For the first time in its eight-year existence, user-generated gaming phenomenon Minecraft from Microsoft-owned Mojang will allow independent third-party developers to sell their original creations. The new in-game store will house levels, characters and textures, which can be bought with virtual coins by the platform’s tens of millions of players.
Set to go live this spring as part of the game’s Discovery Update, Minecraft Marketplace will be available to players on Windows 10 Edition, the Oculus Rift virtual reality platform and iOS and Android mobile devices.
At launch, the marketplace will offer content including adventure maps, texture packs and mini-games from nine community creators—Noxcrew, BlockWorks, Qwertyuiop The Pie, Blockception, Sphax, Eneija Silverleaf, Imagiverse, Polymaps and Razzleberry Fox.
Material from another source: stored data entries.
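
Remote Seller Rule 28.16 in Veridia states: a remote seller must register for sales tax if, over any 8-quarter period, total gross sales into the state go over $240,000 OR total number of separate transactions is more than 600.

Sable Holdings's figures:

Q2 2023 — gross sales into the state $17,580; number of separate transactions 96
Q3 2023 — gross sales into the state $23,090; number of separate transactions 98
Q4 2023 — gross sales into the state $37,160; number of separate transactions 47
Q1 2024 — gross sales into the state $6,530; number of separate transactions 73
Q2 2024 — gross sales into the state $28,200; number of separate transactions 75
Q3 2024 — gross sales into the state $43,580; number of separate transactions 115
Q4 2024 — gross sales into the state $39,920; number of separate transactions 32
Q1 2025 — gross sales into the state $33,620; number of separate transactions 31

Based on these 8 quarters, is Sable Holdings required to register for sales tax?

No

Total gross sales into the state: $17,580 + $23,090 + $37,160 + $6,530 + $28,200 + $43,580 + $39,920 + $33,620 = $229,680 (≤ $240,000).
Total number of separate transactions: 96 + 98 + 47 + 73 + 75 + 115 + 32 + 31 = 567 (≤ 600).
The test is 'or': neither threshold is exceeded.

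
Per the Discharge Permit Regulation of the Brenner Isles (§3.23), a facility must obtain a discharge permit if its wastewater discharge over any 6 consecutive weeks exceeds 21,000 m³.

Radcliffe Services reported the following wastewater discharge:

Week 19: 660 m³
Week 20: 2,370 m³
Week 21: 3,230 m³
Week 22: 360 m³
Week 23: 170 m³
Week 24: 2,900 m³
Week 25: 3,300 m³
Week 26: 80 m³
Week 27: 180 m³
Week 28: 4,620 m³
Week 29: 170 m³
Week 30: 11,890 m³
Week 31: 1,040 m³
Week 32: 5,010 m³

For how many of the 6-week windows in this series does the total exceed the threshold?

1

Week 19–Week 24: 660 m³ + 2,370 m³ + 3,230 m³ + 360 m³ + 170 m³ + 2,900 m³ = 9,690 m³ (under)
Week 20–Week 25: 2,370 m³ + 3,230 m³ + 360 m³ + 170 m³ + 2,900 m³ + 3,300 m³ = 12,330 m³ (under)
Week 21–Week 26: 3,230 m³ + 360 m³ + 170 m³ + 2,900 m³ + 3,300 m³ + 80 m³ = 10,040 m³ (under)
Week 22–Week 27: 360 m³ + 170 m³ + 2,900 m³ + 3,300 m³ + 80 m³ + 180 m³ = 6,990 m³ (under)
Week 23–Week 28: 170 m³ + 2,900 m³ + 3,300 m³ + 80 m³ + 180 m³ + 4,620 m³ = 11,250 m³ (under)
Week 24–Week 29: 2,900 m³ + 3,300 m³ + 80 m³ + 180 m³ + 4,620 m³ + 170 m³ = 11,250 m³ (under)
Week 25–Week 30: 3,300 m³ + 80 m³ + 180 m³ + 4,620 m³ + 170 m³ + 11,890 m³ = 20,240 m³ (under)
Week 26–Week 31: 80 m³ + 180 m³ + 4,620 m³ + 170 m³ + 11,890 m³ + 1,040 m³ = 17,980 m³ (under)
Week 27–Week 32: 180 m³ + 4,620 m³ + 170 m³ + 11,890 m³ + 1,040 m³ + 5,010 m³ = 22,910 m³ (over)
1 window exceeds the threshold.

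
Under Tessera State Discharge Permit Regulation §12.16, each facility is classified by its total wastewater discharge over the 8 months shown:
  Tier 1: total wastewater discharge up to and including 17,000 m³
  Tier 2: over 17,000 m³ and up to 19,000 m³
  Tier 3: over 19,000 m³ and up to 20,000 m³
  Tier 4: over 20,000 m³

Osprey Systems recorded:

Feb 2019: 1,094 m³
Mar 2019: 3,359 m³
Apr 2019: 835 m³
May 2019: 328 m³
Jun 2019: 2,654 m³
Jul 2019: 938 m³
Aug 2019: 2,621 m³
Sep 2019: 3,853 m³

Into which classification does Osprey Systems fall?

Total wastewater discharge: 1,094 m³ + 3,359 m³ + 835 m³ + 328 m³ + 2,654 m³ + 938 m³ + 2,621 m³ + 3,853 m³ = 15,682 m³.
15,682 m³ ≤ 17,000 m³, so Tier 1 applies.

Tier 1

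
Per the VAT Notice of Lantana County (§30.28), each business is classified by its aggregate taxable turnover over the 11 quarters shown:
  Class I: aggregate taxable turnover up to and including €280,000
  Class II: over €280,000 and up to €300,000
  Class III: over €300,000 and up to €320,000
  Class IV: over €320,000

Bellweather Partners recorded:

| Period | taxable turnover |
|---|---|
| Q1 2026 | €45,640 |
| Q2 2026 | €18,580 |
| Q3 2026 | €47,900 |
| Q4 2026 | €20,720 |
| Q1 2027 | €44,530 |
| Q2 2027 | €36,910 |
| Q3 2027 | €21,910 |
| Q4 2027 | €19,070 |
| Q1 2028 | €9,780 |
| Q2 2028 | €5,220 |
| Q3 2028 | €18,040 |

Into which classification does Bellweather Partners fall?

Class II

Aggregate taxable turnover: €45,640 + €18,580 + €47,900 + €20,720 + €44,530 + €36,910 + €21,910 + €19,070 + €9,780 + €5,220 + €18,040 = €288,300.
€280,000 < €288,300 ≤ €300,000, so Class II applies.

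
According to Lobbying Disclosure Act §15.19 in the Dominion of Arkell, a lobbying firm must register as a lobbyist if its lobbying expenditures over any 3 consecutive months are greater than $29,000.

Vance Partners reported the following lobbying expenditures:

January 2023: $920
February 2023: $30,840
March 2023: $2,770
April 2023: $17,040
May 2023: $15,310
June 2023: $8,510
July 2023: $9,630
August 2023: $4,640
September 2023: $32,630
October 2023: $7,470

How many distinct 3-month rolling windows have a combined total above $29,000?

7

January 2023–March 2023: $920 + $30,840 + $2,770 = $34,530 (over)
February 2023–April 2023: $30,840 + $2,770 + $17,040 = $50,650 (over)
March 2023–May 2023: $2,770 + $17,040 + $15,310 = $35,120 (over)
April 2023–June 2023: $17,040 + $15,310 + $8,510 = $40,860 (over)
May 2023–July 2023: $15,310 + $8,510 + $9,630 = $33,450 (over)
June 2023–August 2023: $8,510 + $9,630 + $4,640 = $22,780 (under)
July 2023–September 2023: $9,630 + $4,640 + $32,630 = $46,900 (over)
August 2023–October 2023: $4,640 + $32,630 + $7,470 = $44,740 (over)
7 windows exceed the threshold.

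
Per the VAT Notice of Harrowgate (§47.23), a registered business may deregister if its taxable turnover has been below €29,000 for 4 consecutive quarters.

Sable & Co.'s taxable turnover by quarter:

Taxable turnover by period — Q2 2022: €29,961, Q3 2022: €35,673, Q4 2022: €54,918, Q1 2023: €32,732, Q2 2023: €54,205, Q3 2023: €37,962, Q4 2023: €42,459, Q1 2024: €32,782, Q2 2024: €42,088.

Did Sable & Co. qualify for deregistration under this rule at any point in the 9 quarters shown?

No

No quarter is below €29,000.
Longest run of consecutive quarters below the threshold: 0.
0 < 4, so Sable & Co. never became eligible.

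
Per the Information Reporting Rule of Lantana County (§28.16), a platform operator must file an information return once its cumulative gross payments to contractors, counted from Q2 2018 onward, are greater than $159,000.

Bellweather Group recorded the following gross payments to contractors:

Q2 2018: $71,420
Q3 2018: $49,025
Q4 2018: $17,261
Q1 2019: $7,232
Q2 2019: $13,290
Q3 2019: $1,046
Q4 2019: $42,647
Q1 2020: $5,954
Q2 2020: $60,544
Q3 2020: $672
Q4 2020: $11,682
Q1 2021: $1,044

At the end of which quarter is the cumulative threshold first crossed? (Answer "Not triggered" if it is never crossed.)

Through Q2 2018: $71,420
Through Q3 2018: $120,445
Through Q4 2018: $137,706
Through Q1 2019: $144,938
Through Q2 2019: $158,228
Through Q3 2019: $159,274 ← exceeds threshold

Q3 2019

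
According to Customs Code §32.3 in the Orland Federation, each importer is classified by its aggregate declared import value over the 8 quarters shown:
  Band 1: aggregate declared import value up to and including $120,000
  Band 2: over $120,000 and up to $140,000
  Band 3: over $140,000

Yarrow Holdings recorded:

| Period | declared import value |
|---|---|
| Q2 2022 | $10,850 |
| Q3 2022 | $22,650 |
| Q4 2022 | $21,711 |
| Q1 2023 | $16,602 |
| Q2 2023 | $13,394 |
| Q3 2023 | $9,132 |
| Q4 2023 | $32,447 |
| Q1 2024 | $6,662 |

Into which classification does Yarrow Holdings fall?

Band 2

Aggregate declared import value: $10,850 + $22,650 + $21,711 + $16,602 + $13,394 + $9,132 + $32,447 + $6,662 = $133,448.
$120,000 < $133,448 ≤ $140,000, so Band 2 applies.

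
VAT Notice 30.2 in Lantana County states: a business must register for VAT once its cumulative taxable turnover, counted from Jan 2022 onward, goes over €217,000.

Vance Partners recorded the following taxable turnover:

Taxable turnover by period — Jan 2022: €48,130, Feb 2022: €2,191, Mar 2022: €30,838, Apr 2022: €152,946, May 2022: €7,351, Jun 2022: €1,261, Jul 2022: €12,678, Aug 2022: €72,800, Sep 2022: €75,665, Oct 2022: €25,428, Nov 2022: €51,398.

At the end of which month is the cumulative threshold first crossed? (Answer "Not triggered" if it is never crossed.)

Through Jan 2022: €48,130
Through Feb 2022: €50,321
Through Mar 2022: €81,159
Through Apr 2022: €234,105 ← exceeds threshold

Apr 2022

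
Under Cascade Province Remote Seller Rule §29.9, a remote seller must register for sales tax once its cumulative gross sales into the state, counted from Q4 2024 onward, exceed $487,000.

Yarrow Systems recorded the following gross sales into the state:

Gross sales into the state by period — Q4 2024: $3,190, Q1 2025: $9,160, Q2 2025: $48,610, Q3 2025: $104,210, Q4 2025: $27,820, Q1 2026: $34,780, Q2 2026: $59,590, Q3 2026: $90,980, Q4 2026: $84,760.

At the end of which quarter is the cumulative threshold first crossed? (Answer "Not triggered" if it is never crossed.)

Through Q4 2024: $3,190
Through Q1 2025: $12,350
Through Q2 2025: $60,960
Through Q3 2025: $165,170
Through Q4 2025: $192,990
Through Q1 2026: $227,770
Through Q2 2026: $287,360
Through Q3 2026: $378,340
Through Q4 2026: $463,100
Final cumulative total $463,100 ≤ $487,000; the threshold is never exceeded.

Not triggered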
Using virtual wallets in free Xbox Live accounts, players will be able to buy creations priced between about US$1 and US$10 per item using Minecraft Coins bought through in-app purchases on their devices.
After a public beta launch to test the coins on Android in mid-April, the new content will hit the marketplace and submissions will open up to anyone with a registered business.
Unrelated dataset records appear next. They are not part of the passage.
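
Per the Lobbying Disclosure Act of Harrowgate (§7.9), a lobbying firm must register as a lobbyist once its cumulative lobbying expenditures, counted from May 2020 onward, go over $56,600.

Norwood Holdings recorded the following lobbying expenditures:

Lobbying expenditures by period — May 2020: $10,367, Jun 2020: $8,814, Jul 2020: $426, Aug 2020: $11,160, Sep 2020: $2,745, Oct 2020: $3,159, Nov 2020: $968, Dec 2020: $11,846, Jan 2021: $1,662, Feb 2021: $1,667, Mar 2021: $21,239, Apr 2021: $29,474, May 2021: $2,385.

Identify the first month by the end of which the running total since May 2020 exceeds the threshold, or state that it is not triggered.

Through May 2020: $10,367
Through Jun 2020: $19,181
Through Jul 2020: $19,607
Through Aug 2020: $30,767
Through Sep 2020: $33,512
Through Oct 2020: $36,671
Through Nov 2020: $37,639
Through Dec 2020: $49,485
Through Jan 2021: $51,147
Through Feb 2021: $52,814
Through Mar 2021: $74,053 ← exceeds threshold

Mar 2021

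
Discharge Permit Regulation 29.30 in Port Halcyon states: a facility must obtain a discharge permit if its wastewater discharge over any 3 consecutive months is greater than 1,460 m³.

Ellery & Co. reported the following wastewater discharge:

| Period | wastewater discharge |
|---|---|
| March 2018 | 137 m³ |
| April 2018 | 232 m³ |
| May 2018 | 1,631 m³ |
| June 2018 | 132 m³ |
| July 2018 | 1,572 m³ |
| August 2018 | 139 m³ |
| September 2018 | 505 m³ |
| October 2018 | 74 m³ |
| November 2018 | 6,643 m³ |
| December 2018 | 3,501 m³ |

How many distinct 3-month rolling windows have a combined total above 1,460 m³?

March 2018–May 2018: 137 m³ + 232 m³ + 1,631 m³ = 2,000 m³ (over)
April 2018–June 2018: 232 m³ + 1,631 m³ + 132 m³ = 1,995 m³ (over)
May 2018–July 2018: 1,631 m³ + 132 m³ + 1,572 m³ = 3,335 m³ (over)
June 2018–August 2018: 132 m³ + 1,572 m³ + 139 m³ = 1,843 m³ (over)
July 2018–September 2018: 1,572 m³ + 139 m³ + 505 m³ = 2,216 m³ (over)
August 2018–October 2018: 139 m³ + 505 m³ + 74 m³ = 718 m³ (under)
September 2018–November 2018: 505 m³ + 74 m³ + 6,643 m³ = 7,222 m³ (over)
October 2018–December 2018: 74 m³ + 6,643 m³ + 3,501 m³ = 10,218 m³ (over)
7 windows exceed the threshold.

7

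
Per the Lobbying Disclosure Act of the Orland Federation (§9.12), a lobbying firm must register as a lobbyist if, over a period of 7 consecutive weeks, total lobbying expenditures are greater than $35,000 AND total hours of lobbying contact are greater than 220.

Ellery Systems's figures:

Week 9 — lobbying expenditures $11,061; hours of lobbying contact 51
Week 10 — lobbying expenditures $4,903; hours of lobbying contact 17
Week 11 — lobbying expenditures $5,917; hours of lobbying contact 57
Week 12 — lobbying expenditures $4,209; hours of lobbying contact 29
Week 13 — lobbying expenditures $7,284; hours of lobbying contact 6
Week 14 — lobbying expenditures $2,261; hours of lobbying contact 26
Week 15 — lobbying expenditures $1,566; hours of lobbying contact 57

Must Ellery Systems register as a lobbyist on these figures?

Total lobbying expenditures: $11,061 + $4,903 + $5,917 + $4,209 + $7,284 + $2,261 + $1,566 = $37,201 (> $35,000).
Total hours of lobbying contact: 51 + 17 + 57 + 29 + 6 + 26 + 57 = 243 (> 220).
The test is 'and': both thresholds are exceeded.

Yes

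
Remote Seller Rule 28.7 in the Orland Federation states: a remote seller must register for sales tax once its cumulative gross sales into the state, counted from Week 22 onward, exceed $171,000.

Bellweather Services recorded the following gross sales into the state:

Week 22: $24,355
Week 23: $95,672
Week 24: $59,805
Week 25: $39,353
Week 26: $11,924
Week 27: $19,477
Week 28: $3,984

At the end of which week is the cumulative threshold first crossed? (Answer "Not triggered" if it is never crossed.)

Through Week 22: $24,355
Through Week 23: $120,027
Through Week 24: $179,832 ← exceeds threshold

Week 24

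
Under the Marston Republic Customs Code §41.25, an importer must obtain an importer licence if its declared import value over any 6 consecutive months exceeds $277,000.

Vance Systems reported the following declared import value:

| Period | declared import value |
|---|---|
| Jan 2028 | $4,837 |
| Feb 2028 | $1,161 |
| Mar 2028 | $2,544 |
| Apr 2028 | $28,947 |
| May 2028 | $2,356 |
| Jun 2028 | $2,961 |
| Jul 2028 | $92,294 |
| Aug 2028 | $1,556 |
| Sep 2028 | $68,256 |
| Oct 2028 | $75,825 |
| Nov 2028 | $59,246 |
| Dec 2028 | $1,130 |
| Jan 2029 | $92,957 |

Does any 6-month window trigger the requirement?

Yes

Jan 2028–Jun 2028: $4,837 + $1,161 + $2,544 + $28,947 + $2,356 + $2,961 = $42,806 (under)
Feb 2028–Jul 2028: $1,161 + $2,544 + $28,947 + $2,356 + $2,961 + $92,294 = $130,263 (under)
Mar 2028–Aug 2028: $2,544 + $28,947 + $2,356 + $2,961 + $92,294 + $1,556 = $130,658 (under)
Apr 2028–Sep 2028: $28,947 + $2,356 + $2,961 + $92,294 + $1,556 + $68,256 = $196,370 (under)
May 2028–Oct 2028: $2,356 + $2,961 + $92,294 + $1,556 + $68,256 + $75,825 = $243,248 (under)
Jun 2028–Nov 2028: $2,961 + $92,294 + $1,556 + $68,256 + $75,825 + $59,246 = $300,138 (over)
Jul 2028–Dec 2028: $92,294 + $1,556 + $68,256 + $75,825 + $59,246 + $1,130 = $298,307 (over)
Aug 2028–Jan 2029: $1,556 + $68,256 + $75,825 + $59,246 + $1,130 + $92,957 = $298,970 (over)
At least one window exceeds $277,000.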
To ensure the content is kid-friendly, Microsoft will curate and vet every submission. And under a rev-share model, Microsoft assures that creators will receive more than 50% of revenues, with app stores taking a requisite 30% cut.
The new model marks a major change for Minecraft, but also continues an earlier monetization strategy.
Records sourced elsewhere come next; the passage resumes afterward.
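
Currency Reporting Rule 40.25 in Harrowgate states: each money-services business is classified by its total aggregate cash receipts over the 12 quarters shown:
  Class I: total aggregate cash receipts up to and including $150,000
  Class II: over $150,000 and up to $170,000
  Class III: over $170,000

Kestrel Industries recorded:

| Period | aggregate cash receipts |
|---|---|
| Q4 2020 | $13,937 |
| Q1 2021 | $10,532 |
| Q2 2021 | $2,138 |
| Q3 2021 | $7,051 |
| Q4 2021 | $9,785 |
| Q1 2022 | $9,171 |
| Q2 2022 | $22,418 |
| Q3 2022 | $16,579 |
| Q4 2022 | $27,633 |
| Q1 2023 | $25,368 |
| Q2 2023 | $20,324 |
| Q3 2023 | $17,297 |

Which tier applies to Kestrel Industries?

Class III

Total aggregate cash receipts: $13,937 + $10,532 + $2,138 + $7,051 + $9,785 + $9,171 + $22,418 + $16,579 + $27,633 + $25,368 + $20,324 + $17,297 = $182,233.
$182,233 > $170,000, so Class III applies.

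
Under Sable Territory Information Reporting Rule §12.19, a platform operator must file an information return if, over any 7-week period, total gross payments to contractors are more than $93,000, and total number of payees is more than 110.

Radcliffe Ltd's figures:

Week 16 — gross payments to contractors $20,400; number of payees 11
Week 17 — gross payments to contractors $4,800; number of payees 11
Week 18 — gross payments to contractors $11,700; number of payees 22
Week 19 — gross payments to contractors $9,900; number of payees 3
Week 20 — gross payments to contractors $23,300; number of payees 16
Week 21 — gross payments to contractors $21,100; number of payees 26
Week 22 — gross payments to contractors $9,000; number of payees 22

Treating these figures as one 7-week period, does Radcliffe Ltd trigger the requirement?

Total gross payments to contractors: $20,400 + $4,800 + $11,700 + $9,900 + $23,300 + $21,100 + $9,000 = $100,200 (> $93,000).
Total number of payees: 11 + 11 + 22 + 3 + 16 + 26 + 22 = 111 (> 110).
The test is 'and': both thresholds are exceeded.

Yes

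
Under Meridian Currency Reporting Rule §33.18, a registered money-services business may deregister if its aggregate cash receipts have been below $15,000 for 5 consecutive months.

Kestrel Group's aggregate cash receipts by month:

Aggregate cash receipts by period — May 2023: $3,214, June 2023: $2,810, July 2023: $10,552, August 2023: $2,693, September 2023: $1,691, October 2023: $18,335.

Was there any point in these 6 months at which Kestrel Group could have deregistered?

Yes

Months below $15,000: May 2023, June 2023, July 2023, August 2023, September 2023.
Longest run of consecutive months below the threshold: 5.
5 ≥ 5, so Kestrel Group became eligible.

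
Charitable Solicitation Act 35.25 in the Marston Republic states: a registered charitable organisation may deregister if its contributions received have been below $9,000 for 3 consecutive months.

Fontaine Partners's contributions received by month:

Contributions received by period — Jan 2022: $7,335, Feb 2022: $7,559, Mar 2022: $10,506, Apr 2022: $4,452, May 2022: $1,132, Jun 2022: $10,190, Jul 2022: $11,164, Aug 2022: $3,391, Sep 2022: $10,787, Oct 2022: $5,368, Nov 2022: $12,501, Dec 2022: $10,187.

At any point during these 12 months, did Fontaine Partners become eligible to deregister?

No

Months below $9,000: Jan 2022, Feb 2022, Apr 2022, May 2022, Aug 2022, Oct 2022.
Longest run of consecutive months below the threshold: 2.
2 < 3, so Fontaine Partners never became eligible.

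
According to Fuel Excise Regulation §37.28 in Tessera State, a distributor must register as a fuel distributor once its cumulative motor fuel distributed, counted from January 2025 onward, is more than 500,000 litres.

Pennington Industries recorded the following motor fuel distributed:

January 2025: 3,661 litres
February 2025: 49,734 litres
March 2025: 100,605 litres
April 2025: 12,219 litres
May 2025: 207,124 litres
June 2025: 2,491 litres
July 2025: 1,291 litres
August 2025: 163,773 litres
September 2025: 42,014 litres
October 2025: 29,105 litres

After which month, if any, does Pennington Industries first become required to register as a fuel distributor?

Through January 2025: 3,661 litres
Through February 2025: 53,395 litres
Through March 2025: 154,000 litres
Through April 2025: 166,219 litres
Through May 2025: 373,343 litres
Through June 2025: 375,834 litres
Through July 2025: 377,125 litres
Through August 2025: 540,898 litres ← exceeds threshold

August 2025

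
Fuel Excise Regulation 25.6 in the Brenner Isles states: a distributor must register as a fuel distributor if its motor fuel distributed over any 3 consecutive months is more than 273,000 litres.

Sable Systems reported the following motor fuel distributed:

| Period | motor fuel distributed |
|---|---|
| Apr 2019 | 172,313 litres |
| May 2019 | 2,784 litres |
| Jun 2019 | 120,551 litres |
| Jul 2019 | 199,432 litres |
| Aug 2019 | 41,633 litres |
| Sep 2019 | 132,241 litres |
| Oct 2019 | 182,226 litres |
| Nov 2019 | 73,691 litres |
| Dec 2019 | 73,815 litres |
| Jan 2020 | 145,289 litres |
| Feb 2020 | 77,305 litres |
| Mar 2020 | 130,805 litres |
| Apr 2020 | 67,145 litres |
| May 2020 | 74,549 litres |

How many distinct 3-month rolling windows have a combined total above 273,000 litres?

Apr 2019–Jun 2019: 172,313 litres + 2,784 litres + 120,551 litres = 295,648 litres (over)
May 2019–Jul 2019: 2,784 litres + 120,551 litres + 199,432 litres = 322,767 litres (over)
Jun 2019–Aug 2019: 120,551 litres + 199,432 litres + 41,633 litres = 361,616 litres (over)
Jul 2019–Sep 2019: 199,432 litres + 41,633 litres + 132,241 litres = 373,306 litres (over)
Aug 2019–Oct 2019: 41,633 litres + 132,241 litres + 182,226 litres = 356,100 litres (over)
Sep 2019–Nov 2019: 132,241 litres + 182,226 litres + 73,691 litres = 388,158 litres (over)
Oct 2019–Dec 2019: 182,226 litres + 73,691 litres + 73,815 litres = 329,732 litres (over)
Nov 2019–Jan 2020: 73,691 litres + 73,815 litres + 145,289 litres = 292,795 litres (over)
Dec 2019–Feb 2020: 73,815 litres + 145,289 litres + 77,305 litres = 296,409 litres (over)
Jan 2020–Mar 2020: 145,289 litres + 77,305 litres + 130,805 litres = 353,399 litres (over)
Feb 2020–Apr 2020: 77,305 litres + 130,805 litres + 67,145 litres = 275,255 litres (over)
Mar 2020–May 2020: 130,805 litres + 67,145 litres + 74,549 litres = 272,499 litres (under)
11 windows exceed the threshold.

11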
A store within the game previously launched and is still open, but is limited to items only created by the Minecraft development team.
In addition, Minecraft first launched in-app purchases two years ago in the form of paid skin pack add-ons for the mobile game, but these, too, were quite limited.
The new marketplace and coins arrive on the heels of competitor Roblox closing US$92 million in funding and launching a new payout structure giving developers the opportunity to earn up to US$1.6 million per year.